Mexico Donates Tractors and Nurseries to Cuba as Part of a $6 Million Program

In the image, one of the tractors that Mexico donated as part of the Sembrando Vida program. (X/AnaTeresita Gonzaléz)

14ymedio bigger14ymedio, Havana, December 12, 2023 — With the donation of half a dozen tractors to Cuba and the inauguration of two fruit and timber tree nurseries in the municipalities of Artemisa and Mayabeque, the Government of Mexico proclaims that 5,000 people have benefited as part of the Sembrando Vida (Sowing Life) Program, which was announced last June with an investment of 6,000,000 dollars.

According to the statement of the Ministry of Foreign Affairs (SRE), “support and inputs in kind” have been delivered, in addition to technical assistance from Cuban and Mexican agronomists to improve cultivation techniques.

As part of the benefits, the report emphasized that the nurseries have an irrigation system that works with solar panels.

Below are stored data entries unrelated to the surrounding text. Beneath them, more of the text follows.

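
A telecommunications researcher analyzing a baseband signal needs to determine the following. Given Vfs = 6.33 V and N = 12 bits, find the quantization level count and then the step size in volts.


Step 1 — number of quantization levels:
L = 2^N = 2^12 = 4096

Step 2 — LSB step size:
delta = Vfs / L
      = 6.33 / 4096
      = 0.00154541 V

Levels = 4096; step size = 0.00154541 V


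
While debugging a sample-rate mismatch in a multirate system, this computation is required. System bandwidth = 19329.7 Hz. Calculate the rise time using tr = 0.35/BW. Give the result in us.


Rise time from bandwidth relationship:
tr = 0.35 / BW
   = 0.35 / 19329.7
   = 1.810685112e-05 s
   = 18.1069 us

18.1069 us


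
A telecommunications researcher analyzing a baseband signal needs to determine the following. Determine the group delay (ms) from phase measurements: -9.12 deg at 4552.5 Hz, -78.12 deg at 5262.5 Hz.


Group delay from phase difference:
tau = -d(phi)/d(omega)
d(phi) = -69.0 deg = -1.204277 rad
d(omega) = 2*pi*(5262.5 - 4552.5) = 4461.0616 rad/s
tau = -(-1.204277) / 4461.0616
    = 0.27 ms

0.27 ms


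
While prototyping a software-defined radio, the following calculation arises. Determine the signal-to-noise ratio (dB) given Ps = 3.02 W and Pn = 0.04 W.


SNR in decibels:
SNR = 10 * log10(Ps / Pn)
    = 10 * log10(3.02 / 0.04)
    = 10 * log10(75.5)
    = 10 * 1.8779
    = 18.78 dB

18.78 dB


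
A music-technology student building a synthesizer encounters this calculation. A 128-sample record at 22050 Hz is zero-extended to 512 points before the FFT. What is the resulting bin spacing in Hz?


Frequency resolution after zero-padding:
N_padded = 128 * 4 = 512
df = fs / N_padded
   = 22050 / 512
   = 43.0664 Hz

43.0664 Hz


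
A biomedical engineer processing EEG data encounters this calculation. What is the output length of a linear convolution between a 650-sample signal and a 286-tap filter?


Linear convolution output length:
L = N + M - 1
  = 650 + 286 - 1
  = 935 samples

935


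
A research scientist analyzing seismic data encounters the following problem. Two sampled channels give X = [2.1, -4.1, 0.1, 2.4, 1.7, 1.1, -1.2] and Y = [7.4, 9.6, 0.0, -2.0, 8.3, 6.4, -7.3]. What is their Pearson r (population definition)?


Pearson correlation coefficient (population):
r = cov(X,Y) / (std(X) * std(Y))
Mean X = 0.3, Mean Y = 3.2
Cov(X,Y) = -0.775714
Std(X) = 2.134747, Std(Y) = 5.884362
r = -0.0618

-0.0618


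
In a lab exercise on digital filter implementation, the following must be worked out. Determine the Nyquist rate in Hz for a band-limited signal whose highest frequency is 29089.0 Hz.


The Nyquist rate is twice the maximum frequency component.
fs_min = 2 * fmax
      = 2 * 29089.0
      = 58178.0 Hz

58178.0


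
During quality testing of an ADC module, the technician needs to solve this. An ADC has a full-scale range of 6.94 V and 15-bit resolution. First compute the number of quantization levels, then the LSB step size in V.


Step 1 — number of quantization levels:
L = 2^N = 2^15 = 32768

Step 2 — LSB step size:
delta = Vfs / L
      = 6.94 / 32768
      = 0.00021179 V

Levels = 32768; step size = 0.00021179 V


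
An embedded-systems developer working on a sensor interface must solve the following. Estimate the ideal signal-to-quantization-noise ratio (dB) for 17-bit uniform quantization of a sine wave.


Theoretical SNR for a full-scale sinusoid:
SNR = 6.02 * N + 1.76
    = 6.02 * 17 + 1.76
    = 102.34 + 1.76
    = 104.1 dB

104.1 dB


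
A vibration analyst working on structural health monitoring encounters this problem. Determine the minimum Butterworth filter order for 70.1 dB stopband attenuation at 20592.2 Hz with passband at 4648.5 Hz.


Butterworth filter order formula:
n = log10(10^(A/10) - 1) / (2 * log10(f_stop/f_pass))
10^(70.1/10) - 1 = 10232928.9228
f_stop/f_pass = 20592.2 / 4648.5 = 4.4299
n = 5.4224 -> ceil = 6

6


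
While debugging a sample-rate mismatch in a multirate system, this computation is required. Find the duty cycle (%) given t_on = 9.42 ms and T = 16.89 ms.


Duty cycle as a percentage:
DC = (t_on / T) * 100
   = (9.42 / 16.89) * 100
   = 0.557726 * 100
   = 55.77 %

55.77 %


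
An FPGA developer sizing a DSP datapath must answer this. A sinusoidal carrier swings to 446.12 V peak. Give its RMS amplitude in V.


RMS voltage for a sinusoidal waveform:
V_rms = V_peak / sqrt(2)
      = 446.12 / 1.414214
      = 315.454 V

315.454 V


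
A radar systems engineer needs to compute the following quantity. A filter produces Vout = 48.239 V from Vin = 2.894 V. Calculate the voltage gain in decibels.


Voltage gain in dB:
G = 20 * log10(Vout / Vin)
  = 20 * log10(48.239 / 2.894)
  = 20 * log10(16.668625)
  = 20 * 1.2219
  = 24.44 dB

24.44 dB


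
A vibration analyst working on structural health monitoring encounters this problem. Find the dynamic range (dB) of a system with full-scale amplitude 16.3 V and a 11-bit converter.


Dynamic range from full-scale to LSB:
V_min = V_max / 2^bits = 16.3 / 2^11
DR = 20 * log10(V_max / V_min)
   = 20 * log10(2^11)
   = 20 * 11 * log10(2)
   = 66.23 dB

66.23 dB


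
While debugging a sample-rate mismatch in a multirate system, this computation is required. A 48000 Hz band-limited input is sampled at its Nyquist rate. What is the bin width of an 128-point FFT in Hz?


Step 1 — Nyquist sampling rate:
fs = 2 * fmax = 2 * 48000 = 96000 Hz

Step 2 — DFT bin spacing:
df = fs / N = 96000 / 128 = 750.0 Hz

750.0 Hz


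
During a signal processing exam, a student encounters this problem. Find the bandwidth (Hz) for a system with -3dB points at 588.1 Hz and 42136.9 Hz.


Bandwidth is the difference of -3dB frequencies:
BW = f_high - f_low
   = 42136.9 - 588.1
   = 41548.8 Hz

41548.8 Hz


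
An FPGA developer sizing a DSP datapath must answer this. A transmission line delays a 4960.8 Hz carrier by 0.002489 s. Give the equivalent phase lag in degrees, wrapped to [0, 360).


Phase shift from frequency and time delay:
phi = 360 * f * t_delay
    = 360 * 4960.8 * 0.002489
    = 4445.08 degrees
    mod 360 = 125.08 degrees

125.08 degrees


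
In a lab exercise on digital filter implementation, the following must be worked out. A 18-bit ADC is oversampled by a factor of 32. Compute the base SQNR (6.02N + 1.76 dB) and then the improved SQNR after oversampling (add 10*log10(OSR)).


Step 1 — baseline SQNR at Nyquist:
SQNR_base = 6.02*N + 1.76
          = 6.02*18 + 1.76
          = 110.12 dB

Step 2 — oversampling processing gain:
G = 10*log10(OSR) = 10*log10(32) = 15.05 dB

Step 3 — total:
SQNR_total = 110.12 + 15.05 = 125.17 dB

Base SQNR = 110.12 dB; oversampled SQNR = 125.17 dB


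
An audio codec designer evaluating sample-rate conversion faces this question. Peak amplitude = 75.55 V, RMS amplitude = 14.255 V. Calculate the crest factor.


Crest factor is the ratio of peak to RMS:
CF = V_peak / V_rms
   = 75.55 / 14.255
   = 5.2999

5.2999


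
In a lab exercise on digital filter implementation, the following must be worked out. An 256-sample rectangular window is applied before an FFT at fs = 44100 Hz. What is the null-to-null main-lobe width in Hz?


Main lobe width for a rectangular window:
Width = 2 * fs / N
      = 2 * 44100 / 256
      = 88200 / 256
      = 344.531 Hz

344.531 Hz


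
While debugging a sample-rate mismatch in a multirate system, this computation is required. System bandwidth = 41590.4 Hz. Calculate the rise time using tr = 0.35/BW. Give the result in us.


Rise time from bandwidth relationship:
tr = 0.35 / BW
   = 0.35 / 41590.4
   = 8.415403555e-06 s
   = 8.4154 us

8.4154 us


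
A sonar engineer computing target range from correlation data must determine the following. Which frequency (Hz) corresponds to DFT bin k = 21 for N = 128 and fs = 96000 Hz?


Frequency of DFT bin k:
f_k = k * fs / N
    = 21 * 96000 / 128
    = 2016000 / 128
    = 15750.0 Hz

15750.0 Hz


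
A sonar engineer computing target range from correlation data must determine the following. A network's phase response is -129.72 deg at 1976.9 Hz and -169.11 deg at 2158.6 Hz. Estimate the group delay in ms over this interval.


Group delay from phase difference:
tau = -d(phi)/d(omega)
d(phi) = -39.39 deg = -0.687485 rad
d(omega) = 2*pi*(2158.6 - 1976.9) = 1141.6548 rad/s
tau = -(-0.687485) / 1141.6548
    = 0.6022 ms

0.6022 ms


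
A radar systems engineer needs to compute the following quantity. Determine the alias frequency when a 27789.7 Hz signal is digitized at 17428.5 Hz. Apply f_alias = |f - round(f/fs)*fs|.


Compute the nearest integer multiple of fs to the signal:
n = round(27789.7 / 17428.5) = 2
f_alias = |27789.7 - 2 * 17428.5|
        = |27789.7 - 34857.0|
        = 7067.3 Hz

7067.3


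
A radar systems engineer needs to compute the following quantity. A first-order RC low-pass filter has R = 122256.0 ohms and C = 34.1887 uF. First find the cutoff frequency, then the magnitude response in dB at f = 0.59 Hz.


Step 1 — cutoff frequency:
fc = 1 / (2*pi*R*C)
C = 34.1887 uF = 3.41887e-05 F
fc = 1 / (2*pi*122256.0*3.41887e-05)
   = 0.0380774 Hz

Step 2 — magnitude at f = 0.59 Hz:
|H(f)| = 1 / sqrt(1 + (f/fc)^2)
f/fc = 0.59 / 0.0380774 = 15.494755
|H| = 1 / sqrt(1 + 240.087433) = 0.064404
|H|_dB = 20*log10(0.064404) = -23.82 dB

fc = 0.0380774 Hz; |H(0.59 Hz)| = -23.82 dB


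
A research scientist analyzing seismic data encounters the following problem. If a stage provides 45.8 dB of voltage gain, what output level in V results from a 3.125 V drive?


Output voltage from dB gain:
V_out = V_in * 10^(gain_dB / 20)
      = 3.125 * 10^(45.8 / 20)
      = 3.125 * 194.98446
      = 609.3264 V

609.3264 V


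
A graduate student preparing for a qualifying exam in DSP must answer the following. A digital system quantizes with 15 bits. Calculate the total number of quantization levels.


Number of quantization levels = 2^N
= 2^15
= 32768

32768


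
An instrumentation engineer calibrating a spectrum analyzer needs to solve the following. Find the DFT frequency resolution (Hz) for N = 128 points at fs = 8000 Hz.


DFT frequency resolution:
df = fs / N
   = 8000 / 128
   = 62.5 Hz

62.5 Hz


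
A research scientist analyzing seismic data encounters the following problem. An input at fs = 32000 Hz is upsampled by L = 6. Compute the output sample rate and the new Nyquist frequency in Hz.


Step 1 — output sample rate after interpolation by L:
fs_out = L * fs_in = 6 * 32000 = 192000 Hz

Step 2 — Nyquist frequency of the output stream:
f_Nyq = fs_out / 2 = 192000 / 2 = 96000.0 Hz

fs_out = 192000 Hz; f_Nyquist = 96000.0 Hz


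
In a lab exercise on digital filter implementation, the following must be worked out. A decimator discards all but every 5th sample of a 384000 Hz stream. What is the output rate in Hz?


Decimation reduces the sample rate:
fs_out = fs_in / M
       = 384000 / 5
       = 76800.0 Hz

76800.0 Hz


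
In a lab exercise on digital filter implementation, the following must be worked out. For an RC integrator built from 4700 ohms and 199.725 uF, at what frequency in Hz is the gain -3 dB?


Cutoff frequency of a first-order RC filter:
fc = 1 / (2 * pi * R * C)
C = 199.725 uF = 0.000199725 F
fc = 1 / (2 * pi * 4700 * 0.000199725)
   = 1 / 5.8980731717393
   = 0.169547 Hz

0.169547 Hz


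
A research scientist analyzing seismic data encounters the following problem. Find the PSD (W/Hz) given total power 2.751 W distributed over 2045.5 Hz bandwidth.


Power spectral density:
PSD = P / BW
    = 2.751 / 2045.5
    = 0.0013449 W/Hz

0.0013449 W/Hz


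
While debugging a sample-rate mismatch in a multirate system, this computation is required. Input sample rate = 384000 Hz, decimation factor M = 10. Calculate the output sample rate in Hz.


Decimation reduces the sample rate:
fs_out = fs_in / M
       = 384000 / 10
       = 38400.0 Hz

38400.0 Hz


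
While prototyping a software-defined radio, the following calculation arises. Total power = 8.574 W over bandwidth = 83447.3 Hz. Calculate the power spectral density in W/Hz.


Power spectral density:
PSD = P / BW
    = 8.574 / 83447.3
    = 0.00010275 W/Hz

0.00010275 W/Hz


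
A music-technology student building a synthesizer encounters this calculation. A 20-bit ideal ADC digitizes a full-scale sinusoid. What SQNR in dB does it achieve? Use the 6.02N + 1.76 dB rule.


Theoretical SNR for a full-scale sinusoid:
SNR = 6.02 * N + 1.76
    = 6.02 * 20 + 1.76
    = 120.4 + 1.76
    = 122.16 dB

122.16 dB


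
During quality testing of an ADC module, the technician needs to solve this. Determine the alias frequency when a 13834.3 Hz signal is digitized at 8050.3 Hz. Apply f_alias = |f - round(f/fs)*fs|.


Compute the nearest integer multiple of fs to the signal:
n = round(13834.3 / 8050.3) = 2
f_alias = |13834.3 - 2 * 8050.3|
        = |13834.3 - 16100.6|
        = 2266.3 Hz

2266.3


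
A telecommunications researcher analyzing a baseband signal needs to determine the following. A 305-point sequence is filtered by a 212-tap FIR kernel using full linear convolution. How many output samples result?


Linear convolution output length:
L = N + M - 1
  = 305 + 212 - 1
  = 516 samples

516


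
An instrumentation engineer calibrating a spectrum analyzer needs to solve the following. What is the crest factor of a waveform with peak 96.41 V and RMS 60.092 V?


Crest factor is the ratio of peak to RMS:
CF = V_peak / V_rms
   = 96.41 / 60.092
   = 1.6044

1.6044


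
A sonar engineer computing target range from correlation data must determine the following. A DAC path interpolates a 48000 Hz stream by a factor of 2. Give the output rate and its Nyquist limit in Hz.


Step 1 — output sample rate after interpolation by L:
fs_out = L * fs_in = 2 * 48000 = 96000 Hz

Step 2 — Nyquist frequency of the output stream:
f_Nyq = fs_out / 2 = 96000 / 2 = 48000.0 Hz

fs_out = 96000 Hz; f_Nyquist = 48000.0 Hz


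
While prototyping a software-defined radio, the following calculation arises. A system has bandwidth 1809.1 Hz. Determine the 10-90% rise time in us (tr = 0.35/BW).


Rise time from bandwidth relationship:
tr = 0.35 / BW
   = 0.35 / 1809.1
   = 0.0001934663645 s
   = 193.4664 us

193.4664 us


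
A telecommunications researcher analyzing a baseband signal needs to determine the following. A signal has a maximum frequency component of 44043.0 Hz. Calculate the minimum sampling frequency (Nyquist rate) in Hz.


The Nyquist rate is twice the maximum frequency component.
fs_min = 2 * fmax
      = 2 * 44043.0
      = 88086.0 Hz

88086.0


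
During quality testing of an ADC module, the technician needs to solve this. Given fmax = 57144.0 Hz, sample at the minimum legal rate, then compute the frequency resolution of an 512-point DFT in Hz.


Step 1 — Nyquist sampling rate:
fs = 2 * fmax = 2 * 57144.0 = 114288.0 Hz

Step 2 — DFT bin spacing:
df = fs / N = 114288.0 / 512 = 223.2188 Hz

223.2188 Hz


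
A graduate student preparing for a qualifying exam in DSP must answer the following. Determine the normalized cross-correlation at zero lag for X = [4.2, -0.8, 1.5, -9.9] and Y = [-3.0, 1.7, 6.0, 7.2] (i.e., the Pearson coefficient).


Pearson correlation coefficient (population):
r = cov(X,Y) / (std(X) * std(Y))
Mean X = -1.25, Mean Y = 2.975
Cov(X,Y) = -15.34125
Std(X) = 5.298349, Std(Y) = 4.010221
r = -0.722

-0.722


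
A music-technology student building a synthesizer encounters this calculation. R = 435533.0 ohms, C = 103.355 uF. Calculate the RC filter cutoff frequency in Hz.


Cutoff frequency of a first-order RC filter:
fc = 1 / (2 * pi * R * C)
C = 103.355 uF = 0.000103355 F
fc = 1 / (2 * pi * 435533.0 * 0.000103355)
   = 1 / 282.83452804233
   = 0.003536 Hz

0.003536 Hz


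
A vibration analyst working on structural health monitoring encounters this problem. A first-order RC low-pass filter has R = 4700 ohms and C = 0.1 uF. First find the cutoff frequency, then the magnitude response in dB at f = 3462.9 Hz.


Step 1 — cutoff frequency:
fc = 1 / (2*pi*R*C)
C = 0.1 uF = 1e-07 F
fc = 1 / (2*pi*4700*1e-07)
   = 338.628 Hz

Step 2 — magnitude at f = 3462.9 Hz:
|H(f)| = 1 / sqrt(1 + (f/fc)^2)
f/fc = 3462.9 / 338.628 = 10.226266
|H| = 1 / sqrt(1 + 104.576516) = 0.0973232
|H|_dB = 20*log10(0.0973232) = -20.24 dB

fc = 338.628 Hz; |H(3462.9 Hz)| = -20.24 dB


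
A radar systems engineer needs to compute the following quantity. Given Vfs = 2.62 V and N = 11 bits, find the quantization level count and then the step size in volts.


Step 1 — number of quantization levels:
L = 2^N = 2^11 = 2048

Step 2 — LSB step size:
delta = Vfs / L
      = 2.62 / 2048
      = 0.0012793 V

Levels = 2048; step size = 0.0012793 V


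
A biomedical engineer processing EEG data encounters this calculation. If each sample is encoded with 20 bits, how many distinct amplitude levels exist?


Number of quantization levels = 2^N
= 2^20
= 1048576

1048576


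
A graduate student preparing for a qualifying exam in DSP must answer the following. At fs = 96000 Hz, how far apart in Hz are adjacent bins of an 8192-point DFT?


DFT frequency resolution:
df = fs / N
   = 96000 / 8192
   = 11.7188 Hz

11.7188 Hz


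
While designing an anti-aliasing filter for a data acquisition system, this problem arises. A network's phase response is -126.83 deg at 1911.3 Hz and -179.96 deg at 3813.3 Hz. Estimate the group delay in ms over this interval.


Group delay from phase difference:
tau = -d(phi)/d(omega)
d(phi) = -53.13 deg = -0.927293 rad
d(omega) = 2*pi*(3813.3 - 1911.3) = 11950.6185 rad/s
tau = -(-0.927293) / 11950.6185
    = 0.0776 ms

0.0776 ms


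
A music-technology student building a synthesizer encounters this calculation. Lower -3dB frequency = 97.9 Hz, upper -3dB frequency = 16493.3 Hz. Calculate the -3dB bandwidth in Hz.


Bandwidth is the difference of -3dB frequencies:
BW = f_high - f_low
   = 16493.3 - 97.9
   = 16395.4 Hz

16395.4 Hz


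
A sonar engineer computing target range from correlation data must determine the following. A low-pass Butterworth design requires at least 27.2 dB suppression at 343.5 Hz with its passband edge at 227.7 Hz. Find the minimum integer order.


Butterworth filter order formula:
n = log10(10^(A/10) - 1) / (2 * log10(f_stop/f_pass))
10^(27.2/10) - 1 = 523.8075
f_stop/f_pass = 343.5 / 227.7 = 1.5086
n = 7.614 -> ceil = 8

8


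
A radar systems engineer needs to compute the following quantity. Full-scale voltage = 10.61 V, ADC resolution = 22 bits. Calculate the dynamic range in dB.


Dynamic range from full-scale to LSB:
V_min = V_max / 2^bits = 10.61 / 2^22
DR = 20 * log10(V_max / V_min)
   = 20 * log10(2^22)
   = 20 * 22 * log10(2)
   = 132.45 dB

132.45 dB


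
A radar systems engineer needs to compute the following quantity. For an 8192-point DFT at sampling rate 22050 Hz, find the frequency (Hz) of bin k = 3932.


Frequency of DFT bin k:
f_k = k * fs / N
    = 3932 * 22050 / 8192
    = 86700600 / 8192
    = 10583.569 Hz

10583.569 Hz


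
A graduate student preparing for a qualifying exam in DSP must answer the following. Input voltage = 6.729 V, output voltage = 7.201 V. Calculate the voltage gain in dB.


Voltage gain in dB:
G = 20 * log10(Vout / Vin)
  = 20 * log10(7.201 / 6.729)
  = 20 * log10(1.070144)
  = 20 * 0.029442
  = 0.59 dB

0.59 dB


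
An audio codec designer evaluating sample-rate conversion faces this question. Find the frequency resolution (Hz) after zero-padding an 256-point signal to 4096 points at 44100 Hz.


Frequency resolution after zero-padding:
N_padded = 256 * 16 = 4096
df = fs / N_padded
   = 44100 / 4096
   = 10.7666 Hz

10.7666 Hz


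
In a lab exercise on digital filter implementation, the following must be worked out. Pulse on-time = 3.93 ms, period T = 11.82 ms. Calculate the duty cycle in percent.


Duty cycle as a percentage:
DC = (t_on / T) * 100
   = (3.93 / 11.82) * 100
   = 0.332487 * 100
   = 33.25 %

33.25 %


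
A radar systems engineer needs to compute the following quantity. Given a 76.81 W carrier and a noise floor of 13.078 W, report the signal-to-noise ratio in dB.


SNR in decibels:
SNR = 10 * log10(Ps / Pn)
    = 10 * log10(76.81 / 13.078)
    = 10 * log10(5.8732)
    = 10 * 0.7689
    = 7.69 dB

7.69 dB


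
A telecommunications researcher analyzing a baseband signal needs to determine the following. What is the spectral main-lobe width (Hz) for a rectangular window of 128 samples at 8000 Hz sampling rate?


Main lobe width for a rectangular window:
Width = 2 * fs / N
      = 2 * 8000 / 128
      = 16000 / 128
      = 125.0 Hz

125.0 Hz


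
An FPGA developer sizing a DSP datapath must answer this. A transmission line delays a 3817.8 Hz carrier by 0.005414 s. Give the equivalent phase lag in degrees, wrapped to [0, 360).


Phase shift from frequency and time delay:
phi = 360 * f * t_delay
    = 360 * 3817.8 * 0.005414
    = 7441.04 degrees
    mod 360 = 241.04 degrees

241.04 degrees


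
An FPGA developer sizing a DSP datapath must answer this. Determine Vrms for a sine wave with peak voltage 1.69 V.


RMS voltage for a sinusoidal waveform:
V_rms = V_peak / sqrt(2)
      = 1.69 / 1.414214
      = 1.195 V

1.195 V


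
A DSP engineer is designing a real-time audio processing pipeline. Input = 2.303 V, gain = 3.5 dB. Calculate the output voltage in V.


Output voltage from dB gain:
V_out = V_in * 10^(gain_dB / 20)
      = 2.303 * 10^(3.5 / 20)
      = 2.303 * 1.496236
      = 3.4458 V

3.4458 V


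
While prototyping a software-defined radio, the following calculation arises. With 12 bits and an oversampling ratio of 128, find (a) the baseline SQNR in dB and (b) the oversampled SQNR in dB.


Step 1 — baseline SQNR at Nyquist:
SQNR_base = 6.02*N + 1.76
          = 6.02*12 + 1.76
          = 74.0 dB

Step 2 — oversampling processing gain:
G = 10*log10(OSR) = 10*log10(128) = 21.07 dB

Step 3 — total:
SQNR_total = 74.0 + 21.07 = 95.07 dB

Base SQNR = 74.0 dB; oversampled SQNR = 95.07 dB


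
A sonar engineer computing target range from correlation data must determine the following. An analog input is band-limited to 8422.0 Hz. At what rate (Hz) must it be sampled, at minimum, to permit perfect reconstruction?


The Nyquist rate is twice the maximum frequency component.
fs_min = 2 * fmax
      = 2 * 8422.0
      = 16844.0 Hz

16844.0


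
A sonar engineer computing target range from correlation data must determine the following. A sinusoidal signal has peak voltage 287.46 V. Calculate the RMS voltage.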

Donors emphasize that no electrical energy or “other fuel” is necessary, but the truth is that the tractors will need fuel, which is scarce on the Island despite the constant arrival of oil tankers, mainly from Venezuela and Mexico.

Los viveros de Sembrando Vida en Cuba cuentan con paneles solares. (SRE)
The Sembrando Vida nurseries in Cuba have solar panels. (SRE)

The Mexican Agency for International Development Cooperation (Amexcid), in charge of the program, already implemented in El Salvador, Guatemala and Belize, announces the progress on the Island two months after it reported on the drawing up of a list of beneficiaries. Until then, only a small hoe, a metal file, pruning scissors and a pair of boots had been delivered to the beneficiaries.

The agency says nothing about the $150 per month that Sembrando Vida planned to deliver directly for eight months to the people enrolled in the program, as announced in June by the executive director of Amexcid, Laura Elena Carrillo Cubillas.

Sembrando Vida was implemented by the López Obrador Administration as “the largest job creation program in the history of Mexico,” with a budget, this year, of almost half a billion pesos. The Government of Mexico included it in the Development Plan for Migration.

López Obrador’s proposal focuses on containing the irregular exodus of people through the implementation of social programs in the Northern Triangle of Central America made up of Guatemala, Honduras, El Salvador, Cuba and Belize.

However, Sembrando Vida has been denounced for mismanagement by some media and organizations. The information platform Connectas revealed that this program, to which 63.5 million dollars were initially allocated, “has received criticism for the expulsion of beneficiaries in a discretionary manner, the opacity in the management of farmers’ savings and the delay in the investigations that denounce their mismanagement.”